Burgeoning emerging markets (EM) are an increasingly potent driver of the global economy.
Over the next 12 years, it is estimated that the EM will see the greatest increase in consumer demand in history, a rise in consumption of $18 trillion p.a., to $30 trillion p.a. No wonder investors and Western companies are so focused on growth in the emerging world.
This remarkable data is driven by the ‘great convergence’ of living standards as billions of people enjoy, in one generation, a change in their lifestyles comparable to that experienced by Europeans and Americans during the industrial revolutions of the 19th and 20th centuries. The global ‘middle class’ is set to expand from 1.8 billion people in 2009, to 3.2 billion in 2020 and 4.9 billion by 2030 (the ‘middle class’, in this context, is defined as having roughly a third of their income left for discretionary spending after expenditures on food and shelter). This expansion is helped by positive demographic trends, with the number of active workers and households increasing. By 2050, India will be the most populous country on the planet, with a stable population of 1.6 billion people. But the average incomes of those 1.6 billion people will be six times larger than they are today. Income growth and development happen at different rates in each society. For example, it is estimated that China has created 3 million US dollar millionaires in the last 10 years (and, according to one survey, on average each owns 4.2 luxury watches!). Yet 528 million Chinese still live on less than $1,000 per year.
The rate of income growth depends on a wide range of factors, but demographics, urbanisation, technology, education, global trade, credit multiplication, governance and government all play a crucial part.

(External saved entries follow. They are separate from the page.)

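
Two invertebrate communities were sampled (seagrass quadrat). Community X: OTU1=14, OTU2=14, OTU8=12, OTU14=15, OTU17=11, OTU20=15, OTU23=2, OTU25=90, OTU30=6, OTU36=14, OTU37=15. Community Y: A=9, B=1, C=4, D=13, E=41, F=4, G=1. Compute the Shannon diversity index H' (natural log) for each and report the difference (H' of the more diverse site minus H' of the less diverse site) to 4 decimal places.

Community X: N=208, proportions 0.067308, 0.067308, 0.057692, 0.072115, 0.052885, 0.072115, 0.009615, 0.432692, 0.028846, 0.067308, 0.072115, giving H' = 1.943220 (working shown to 6 dp, full precision carried).
Community Y: N=73, proportions 0.123288, 0.013699, 0.054795, 0.178082, 0.561644, 0.054795, 0.013699, giving H' = 1.325169.
Difference = |1.943220 − 1.325169| = 0.618051, i.e. 0.6181 to 4 decimal places.

0.6181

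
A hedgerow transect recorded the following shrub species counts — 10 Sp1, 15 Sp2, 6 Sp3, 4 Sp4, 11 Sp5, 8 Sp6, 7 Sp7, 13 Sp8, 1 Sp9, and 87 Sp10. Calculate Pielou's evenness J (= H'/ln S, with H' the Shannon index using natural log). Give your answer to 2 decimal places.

0.71

Total N = 10+15+6+4+11+8+7+13+1+87 = 162, so the proportions are 0.0617, 0.0926, 0.037, 0.0247, 0.0679, 0.0494, 0.0432, 0.0802, 0.0062, 0.537 (working shown to 4 dp, full precision carried).
H' = −Σ pᵢ ln pᵢ = −((-0.1719) + (-0.2203) + (-0.1221) + (-0.0914) + (-0.1826) + (-0.1486) + (-0.1358) + (-0.2024) + (-0.0314) + (-0.3339)) = 1.6403.
With S = 10 species, ln S = 2.3026, so J = 1.6403/2.3026 = 0.7124, i.e. 0.71 to 2 decimal places.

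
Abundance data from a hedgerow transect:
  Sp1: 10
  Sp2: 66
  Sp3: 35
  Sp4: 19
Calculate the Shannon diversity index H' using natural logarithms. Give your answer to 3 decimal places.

1.176

Total N = 10+66+35+19 = 130, so the proportions are 0.07692, 0.50769, 0.26923, 0.14615 (working shown to 5 dp, full precision carried).
Each pᵢ ln pᵢ term: 0.07692×(-2.56495)=-0.19730, 0.50769×(-0.67788)=-0.34415, 0.26923×(-1.31219)=-0.35328, 0.14615×(-1.92310)=-0.28107.
Sum = -1.17581, so H' = 1.176.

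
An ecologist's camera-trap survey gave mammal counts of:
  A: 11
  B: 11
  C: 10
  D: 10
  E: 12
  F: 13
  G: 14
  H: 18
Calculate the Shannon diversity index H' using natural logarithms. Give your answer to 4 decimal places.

Total N = 11+11+10+10+12+13+14+18 = 99, so the proportions are 0.111111, 0.111111, 0.10101, 0.10101, 0.121212, 0.131313, 0.141414, 0.181818 (working shown to 6 dp, full precision carried).
Each pᵢ ln pᵢ term: 0.111111×(-2.197225)=-0.244136, 0.111111×(-2.197225)=-0.244136, 0.10101×(-2.292535)=-0.231569, 0.10101×(-2.292535)=-0.231569, 0.121212×(-2.110213)=-0.255783, 0.131313×(-2.030170)=-0.266588, 0.141414×(-1.956063)=-0.276615, 0.181818×(-1.704748)=-0.309954.
Sum = -2.060351, so H' = 2.0604.

2.0604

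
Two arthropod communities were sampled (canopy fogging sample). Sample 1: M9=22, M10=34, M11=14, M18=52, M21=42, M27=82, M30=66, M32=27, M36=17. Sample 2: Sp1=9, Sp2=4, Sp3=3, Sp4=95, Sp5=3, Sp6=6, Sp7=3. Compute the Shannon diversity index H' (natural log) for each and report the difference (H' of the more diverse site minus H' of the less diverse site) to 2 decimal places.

1.13

Sample 1: N=356, proportions 0.0618, 0.0955, 0.0393, 0.1461, 0.118, 0.2303, 0.1854, 0.0758, 0.0478, giving H' = 2.0482 (working shown to 4 dp, full precision carried).
Sample 2: N=123, proportions 0.0732, 0.0325, 0.0244, 0.7724, 0.0244, 0.0488, 0.0244, giving H' = 0.9213.
Difference = |2.0482 − 0.9213| = 1.1269, i.e. 1.13 to 2 decimal places.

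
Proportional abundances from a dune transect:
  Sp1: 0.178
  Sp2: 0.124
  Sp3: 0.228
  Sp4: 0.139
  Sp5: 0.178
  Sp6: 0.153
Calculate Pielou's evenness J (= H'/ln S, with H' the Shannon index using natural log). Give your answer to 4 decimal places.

H' = −Σ pᵢ ln pᵢ = −((-0.307223) + (-0.258847) + (-0.337077) + (-0.274286) + (-0.307223) + (-0.287230)) = 1.771886 (working shown to 6 dp, full precision carried).
With S = 6 species, ln S = 1.791759, so J = 1.771886/1.791759 = 0.988908, i.e. 0.9889 to 4 decimal places.

0.9889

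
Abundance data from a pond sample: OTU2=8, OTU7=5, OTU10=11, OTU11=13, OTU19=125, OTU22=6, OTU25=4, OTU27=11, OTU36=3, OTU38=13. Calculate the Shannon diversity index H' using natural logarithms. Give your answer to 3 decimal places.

1.438

Total N = 8+5+11+13+125+6+4+11+3+13 = 199, so the proportions are 0.0402, 0.02513, 0.05528, 0.06533, 0.62814, 0.03015, 0.0201, 0.05528, 0.01508, 0.06533 (working shown to 5 dp, full precision carried).
Each pᵢ ln pᵢ term: 0.0402×(-3.21386)=-0.12920, 0.02513×(-3.68387)=-0.09256, 0.05528×(-2.89541)=-0.16005, 0.06533×(-2.72836)=-0.17823, 0.62814×(-0.46499)=-0.29208, 0.03015×(-3.50155)=-0.10557, 0.0201×(-3.90701)=-0.07853, 0.05528×(-2.89541)=-0.16005, 0.01508×(-4.19469)=-0.06324, 0.06533×(-2.72836)=-0.17823.
Sum = -1.43775, so H' = 1.438.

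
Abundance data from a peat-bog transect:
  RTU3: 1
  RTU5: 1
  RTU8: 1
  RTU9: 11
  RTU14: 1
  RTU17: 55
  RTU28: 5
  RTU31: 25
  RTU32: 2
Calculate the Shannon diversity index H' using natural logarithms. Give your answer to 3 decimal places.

Total N = 1+1+1+11+1+55+5+25+2 = 102, so the proportions are 0.0098, 0.0098, 0.0098, 0.10784, 0.0098, 0.53922, 0.04902, 0.2451, 0.01961 (working shown to 5 dp, full precision carried).
Each pᵢ ln pᵢ term: 0.0098×(-4.62497)=-0.04534, 0.0098×(-4.62497)=-0.04534, 0.0098×(-4.62497)=-0.04534, 0.10784×(-2.22708)=-0.24018, 0.0098×(-4.62497)=-0.04534, 0.53922×(-0.61764)=-0.33304, 0.04902×(-3.01553)=-0.14782, 0.2451×(-1.40610)=-0.34463, 0.01961×(-3.93183)=-0.07709.
Sum = -1.32413, so H' = 1.324.

1.324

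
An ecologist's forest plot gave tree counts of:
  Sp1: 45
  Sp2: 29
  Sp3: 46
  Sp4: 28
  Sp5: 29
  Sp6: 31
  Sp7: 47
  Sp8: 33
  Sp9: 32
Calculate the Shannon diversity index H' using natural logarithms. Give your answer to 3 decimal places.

Total N = 45+29+46+28+29+31+47+33+32 = 320, so the proportions are 0.14062, 0.09062, 0.14375, 0.0875, 0.09062, 0.09688, 0.14688, 0.10312, 0.1 (working shown to 5 dp, full precision carried).
Each pᵢ ln pᵢ term: 0.14062×(-1.96166)=-0.27586, 0.09062×(-2.40103)=-0.21759, 0.14375×(-1.93968)=-0.27883, 0.0875×(-2.43612)=-0.21316, 0.09062×(-2.40103)=-0.21759, 0.09688×(-2.33433)=-0.22614, 0.14688×(-1.91817)=-0.28173, 0.10312×(-2.27181)=-0.23428, 0.1×(-2.30259)=-0.23026.
Sum = -2.17544, so H' = 2.175.

2.175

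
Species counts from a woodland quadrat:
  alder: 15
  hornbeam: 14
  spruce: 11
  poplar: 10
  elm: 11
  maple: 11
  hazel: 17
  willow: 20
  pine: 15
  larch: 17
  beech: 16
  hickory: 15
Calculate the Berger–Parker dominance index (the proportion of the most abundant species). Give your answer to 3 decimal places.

0.116

Total N = 15+14+11+10+11+11+17+20+15+17+16+15 = 172, so the proportions are 0.08721, 0.0814, 0.06395, 0.05814, 0.06395, 0.06395, 0.09884, 0.11628, 0.08721, 0.09884, 0.09302, 0.08721 (working shown to 5 dp, full precision carried).
The largest proportion is 0.11628, i.e. d = 0.116 to 3 decimal places.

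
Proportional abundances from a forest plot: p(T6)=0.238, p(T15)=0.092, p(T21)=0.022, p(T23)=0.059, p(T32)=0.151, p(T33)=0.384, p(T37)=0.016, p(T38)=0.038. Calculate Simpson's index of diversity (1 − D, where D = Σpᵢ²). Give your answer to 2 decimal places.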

The Chinese government’s policies have resulted in extra-ordinary improvements in incomes through market liberalisation and bold central planning. 2013 will see a new range of large state projects in China: the launch of a lunar probe - Chang’e 3 - which will position the first permanent telescope on the Moon; completion of the world’s tallest building in the central province of Hunan, and the opening of the first phase of the world’s largest water management project, diverting billions of litres 700 miles to the arid North from the Yangtze river in the South.
But while large infrastructure projects provide jobs and the structures and urban environment of a developed society, it is the increase in household incomes and the resulting consumption that have the greatest long-term impact and provide the foundations for a sustainable, healthy economy.
Spending patterns change dramatically as income levels rise from below $1,000 p.a. to between $3,000 - $5,000 p.a. As well as BRIC (Brazil, Russia, India, China), countries like Indonesia, The Philippines, Egypt, Columbia and Peru are all expected to go through this threshold in the next 30 years, with consequences for dietary change, discretionary consumption, financial services, housing and healthcare
The $18 trillion p.a. increase in EM consumption offers extraordinary opportunities for businesses, from the humblest local entrepreneur to the largest multinationals. From Coca-Cola to Nissan, most multinationals have well-developed strategies to meet growing EM demand. European listed companies now derive over a quarter of their revenue from EMs, so not all beneficiaries of EM trends will be EM companies. And while it might seem intuitive that local, EM companies would be major beneficiaries of local growth, this is often not the case: many companies listed on EM stock markets make a large proportion of their sales in developed markets and rely on Western demand for their products (often manufactured goods or commodities).
So there is quite a difference between companies which benefit from fast growing EM demand and those EM supply companies which deliver to the slower-growing developed markets (DM). Not only do EM supply companies suffer from the slow growth in the DM, but they also have to cope with the fast rise in wages and other costs in the EM.
Investors hoping to capture the benefits of the EM opportunity have the choice of investing in EM listed companies through an EM fund (recognising that it does not perfectly match the opportunity) or buying exposure within a global equity portfolio, picking out the beneficiaries irrespective of where they are listed. For those integrating EM into their global equity investments, the MSCI All Countries World Index is fast growing in popularity as the new standard global equity index. ACWI includes the EM in its calculation, whereas the traditional MSCI World Index does not. Currently, companies listed in EM account for about 14% of ACWI. Sarasin & Partners offers the choice to clients, both with a dedicated EM fund and by including the beneficiaries of many EM trends in our successful thematic global equity funds.
Whichever investment approach is selected, the inexorable process of convergence in living standards is creating extraordinary long-term demand growth, and multiple opportunities for investors.